3. Cependant, loin qu'un si grand échec abattit la fierté des Juifs, la douleur ne fit que redoubler leur audace. Négligeant les cadavres étendus à leurs pieds, le souvenir de leurs premiers succès les entraîna dans un nouveau désastre. Sans donner seulement aux blessés le temps de guérir, ils rassemblèrent toutes leurs forces, et, plus nombreux, avec plus de fureur, revinrent à l'assaut contre Ascalon. Mais la même inexpérience, les mêmes désavantages militaires leur valurent la même infortune. Antonius avait dressé des embuscades sur le chemin ; ils y tombèrent inconsidérément ; environnés par les cavaliers avant d'avoir pu se ranger en bataille, ils perdirent de nouveau plus de huit mille hommes ; tout le reste s'enfuit avec Niger, qui se signala dans la retraite par de nombreux actes de courage. Pressés par les ennemis, ils s'engouffrèrent dans la forte tour d'un bourg nommé Belzédek[4]. Les soldats d'Antonius, ne voulant ni user leurs forces devant une citadelle presque inexpugnable, ni laisser échapper vif celui qui était à la fois le chef et le plus brave des ennemis, mirent le feu à la muraille. En voyant la tour en flammes, les Romains se retirèrent tout joyeux, persuadés que Niger avait péri ; mais celui-ci, sautant en bas de la tour, s'était sauvé dans le souterrain le plus reculé de la forteresse. Trois jours après, des gens qui, en gémissant, cherchaient son cadavre pour l'ensevelir, entendirent soudain sa voix et le virent paraître à leurs yeux. Ce fut pour tous les Juifs une joie inespérée : ils pensèrent que la Providence divine leur avait conservé leur chef, en vue des luttes à venir.

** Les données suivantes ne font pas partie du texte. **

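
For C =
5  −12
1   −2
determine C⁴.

[[61, −180], [15, −44]]

tr C = 3 and det C = 2, so the characteristic polynomial is λ² − (3)λ + (2) with roots 1 and 2.
Eigenvectors give P = [[−3, 4], [−1, 1]] with P⁻¹ = [[1, −4], [1, −3]], and C = P·diag(1, 2)·P⁻¹.
Then C⁴ = P·diag(1, 16)·P⁻¹ = [[−3, 64], [−1, 16]] · [[1, −4], [1, −3]] = [[61, −180], [15, −44]].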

[4] Site Inconnu. Des mss. ont Βεζεδέλ ou Beldezel.

Vespasien à Ptolémaïs ; soumission des Sepphorites.

4. Cependant Vespasien avait rassemblé ses forces à Antioche, capitale de la Syrie, ville qui, par sa grandeur et sa richesse, est la troisième du monde soumis aux Romains[5]. Il y trouva le roi Agrippa qui l'y attendait avec ses propres troupes. Le général en chef se dirigea vers Ptolémaïs. Près de cette ville, il vit venir à sa rencontre les gens de Sepphoris en Galilée, qui, seuls de cette contrée, montrèrent des sentiments pacifiques ; préoccupés de leur sûreté et connaissant la puissance romaine, ils n'avaient pas attendu l'arrivée de Vespasien pour donner des gages à Cæsennius Gallus[6] et reçu ses assurances ainsi qu'une garnison romaine. Maintenant ils firent un accueil chaleureux au général en chef et lui offrirent un concours empressé contre leurs compatriotes. Sur leurs instances, Vespasien leur donna d'abord pour leur sûreté autant de cavaliers et de fantassins qu'il jugea nécessaire pour résister aux Juifs, s'ils les attaquaient ; il estimait, en effet, que la prise de Sepphoris aurait pour la suite des opérations une importance décisive, car c'était la plus grande ville de Galilée, forte par son assiette et par ses remparts, qui en faisaient comme la citadelle de la province tout entière.

[5] Après Rome et Alexandrie.

[6] C'est le commandant de la 12e légion, précédemment nommé (liv. II, XVIII, 11). Plusieurs mss. ont à tort Cestius ; c'est aussi la leçon de Vita, § 394, où il est question de l'introduction de la garnison romaine.